It was revealed shortly after this statement was released that another Hon Hai worker had jumped from a company building in January bringing the total to 10 for this year.

For whatever reason, Steve Jobs has taken a liking to exchanging e-mails with strangers over the last few months for better or worse. The following is an exchange with Jay Yerex that was first reported by

Yerex managed to goad Jobs by forwarding an e-mail campaign from LabourStart that said:

“As many of you will be aware, the Apple iPad (pictured) had its world-wide launch this weekend.

What you may not know is that the factory which produces it, in China, has been the scene of a dozen worker suicides in recent months.

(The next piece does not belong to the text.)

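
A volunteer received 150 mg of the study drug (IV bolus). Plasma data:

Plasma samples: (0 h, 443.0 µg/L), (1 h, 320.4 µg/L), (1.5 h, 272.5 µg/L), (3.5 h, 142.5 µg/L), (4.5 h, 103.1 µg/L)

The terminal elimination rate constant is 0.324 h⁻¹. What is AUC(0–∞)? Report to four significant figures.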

We’ve been asked by unions and NGOs in Hong Kong and Taiwan to launch a big international campaign to put pressure on the factory owners — and on Apple — to probe why this is happening, and to allow workers there to have real, independent unions that can bargain collectively.

Please take a moment to send off your message now.

And please — spread the word!

Thanks very much.”

Below that Yerex added his own two cents:

Apple can do better!
Sent from my iPhone”

To which Jobs replied: “Although every suicide is tragic, Foxconn’s suicide rate is well below the China average. We are all over this.”

Below average, huh? Fake Steve Jobs aka Dan Lyons put it best earlier when he said:

“But, see, arguments about national averages are a smokescreen. Sure, people kill themselves all the time. But the Foxconn people all work for the same company, in the same place, and they’re all doing it in the same way, and that way happens to be a gruesome, public way that makes a spectacle of their death. They’re not pill-takers or wrist-slitters or hangers. They’re not Sylvia Plath wannabes, sealing off the kitchen and quietly sticking their head in the oven. They’re jumpers. And jumpers, my friends, are a different breed. Ask any cop or shrink who deals with this stuff. Jumpers want to make a statement. Jumpers are trying to tell you something.

Also, consider this. Walmart has 1.4 million employees in the United States. Can you remember a time when 10 or 15 Walmart workers jumped to their deaths from the roofs of Walmart stores over the course of a few months? Have you ever heard of Walmart asking employees to sign a no-suicide contract, or putting safety nets up on all of its buildings? If this did happen, would you think maybe something is going on at Walmart? Or would you just say, well, 10 or 15 people out of 1.4 million is still waaaay below the national average?”

The rest of the exchange between Yerex and Jobs went something like this:

Yerex: “What does “we are all over this” mean? As in investigating? Or who cares? I switched a few years ago from PC to mac. In fact when I was fired for trying to start a union, I bought my first Mac. I always thought Apple was socially responsible. I’m even giving up smoking to be able to afford an IPad. I may have to reconsider. Especially if you are over 12 deaths.”

Jobs: You should educate yourself. We do more than any other company on the planet: Apple – Supplier Responsibility

Yerex: “I have. Which is why I have always purchased apple products and admired you. It was the comment “we are all over this” that I found either confusing or offensive.”

Jobs: “It’s an American expression that means this has our full attention.”